Os defensores acreditam que algumas poucas pessoas podem ser beneficiadas e o próprio STF indica a realização de mutirões nacionais, pela Defensoria Pública, para ver quantas poderiam se enquadrar no novo entendimento.
Racismo Estrutural em pauta – As audiências de custódia têm trazido menos casos de usuários de pequena monta enquadrados como traficantes, segundo os defensores, realidade mais comum nos Juizados Criminais. Em dias de jogo de futebol, em Fortaleza, por exemplo, pode chegar a 80% das ocorrências a abordagem de usuários nos estádios.
Nestes dias, a Defensoria atende muitas ocorrências advindas do porte de substâncias. O defensor Vagner de Farias, que atua no GT do Juizado do Torcedor, explica que é possível visualizar a questão discriminatória da pobreza e racismo nas abordagens. “A abordagem, muitas vezes, tem um critério social, racial e discriminatório, apesar de o STF ter mencionado que não se pode abordar de uma forma discricionária, sabemos que, na prática, são os torcedores mais humildes, negros que são abordados e, quando se encontra uma pequena quantidade de droga, naquela ‘atitude suspeita’ – a qual a própria Suprema Corte menciona que deveria ser com fundadas razões – são levados ao Juizado. Sabemos, na prática, que as ‘fundadas razões’, muitas vezes, são critérios discriminatórios, infelizmente”, detalha.
Para ele, a descriminalização mais ampliada poderia proteger os usuários de enfrentar o racismo presente na vida social. Essa é uma das questões mais criticadas e endossadas pela Defensoria, é que no fundo, a decisão não avança no combate ao encarceramento causado pelo racismo estrutural no Brasil. “A questão não avança no que é o maior problema, que hoje é o que podemos chamar de ‘critério alegado’ pela autoridade policial: conduta social e antecedentes. Este critério na verdade está imerso em outro mais profundo, que é a cor da pele e o território”, relembra a defensora e assessora de relacionamento institucional, Lia Felimisno.
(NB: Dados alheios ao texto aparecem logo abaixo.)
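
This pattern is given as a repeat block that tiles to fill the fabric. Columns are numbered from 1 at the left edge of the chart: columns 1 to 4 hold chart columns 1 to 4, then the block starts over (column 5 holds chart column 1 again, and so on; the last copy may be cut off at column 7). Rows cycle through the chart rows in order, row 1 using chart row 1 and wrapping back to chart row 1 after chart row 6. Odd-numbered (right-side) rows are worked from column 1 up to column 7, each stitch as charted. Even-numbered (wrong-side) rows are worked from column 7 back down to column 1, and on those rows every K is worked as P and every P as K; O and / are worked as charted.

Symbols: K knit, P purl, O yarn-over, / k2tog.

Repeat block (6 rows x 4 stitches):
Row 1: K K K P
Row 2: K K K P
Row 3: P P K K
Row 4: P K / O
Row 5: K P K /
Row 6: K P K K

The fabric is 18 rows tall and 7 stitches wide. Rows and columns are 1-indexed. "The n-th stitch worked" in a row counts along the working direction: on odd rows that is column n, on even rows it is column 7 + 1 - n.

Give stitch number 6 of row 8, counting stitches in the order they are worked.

Row 8 uses chart row ((8-1) mod 6)+1 = 2. Row 8 is even, so WS.
Chart row 2 tiled across columns 1-7: K K K P K K K
WS: work from column 7 back to column 1 (reverse the tiled row), swapping K<->P (O and / unchanged).
Row 8 as worked: P P P K P P P
Counting 6 along the worked row gives P.

Result:
P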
A defensora relembra uma pesquisa que mostra a diferença entre a quantidade de porte por uma pessoa branca e por uma pessoa negra são diferentes nas análises policiais ao enquadrar o usuário e traficante. Dados estes também destacados no voto do ministro Alexandre Morais. “O branco precisa estar com 80% a mais de maconha do que o preto e pardo para ser considerado traficante. Para um analfabeto, por volta de 18 anos, preto ou pardo, a chance de ele, com uma quantidade ínfima, ser considerado traficante é muito grande. Já o branco, mais de 30 anos, com curso superior, precisa ter muita droga no momento para ser considerado traficante”, disse o ministro.
Para Lia Felismino, a decisão pouco avança os efeitos práticos do punitivismo seletivo visto nas periferias País afora. “As nossas angústias continuarão a ser muitas e muito provavelmente a decisão do STF não vai alterar o quadro dramático que existe hoje”, finaliza. Decisão compartilhada pelo defensor Victor Montenegro, titular da Defensoria em Caucaia. “A Lei de Drogas falha em seu objetivo principal de proteger a saúde pública. Ao invés disso, gera um ambiente propício para o crime organizado e perpetua um ciclo de violência e encarceramento”, pondera.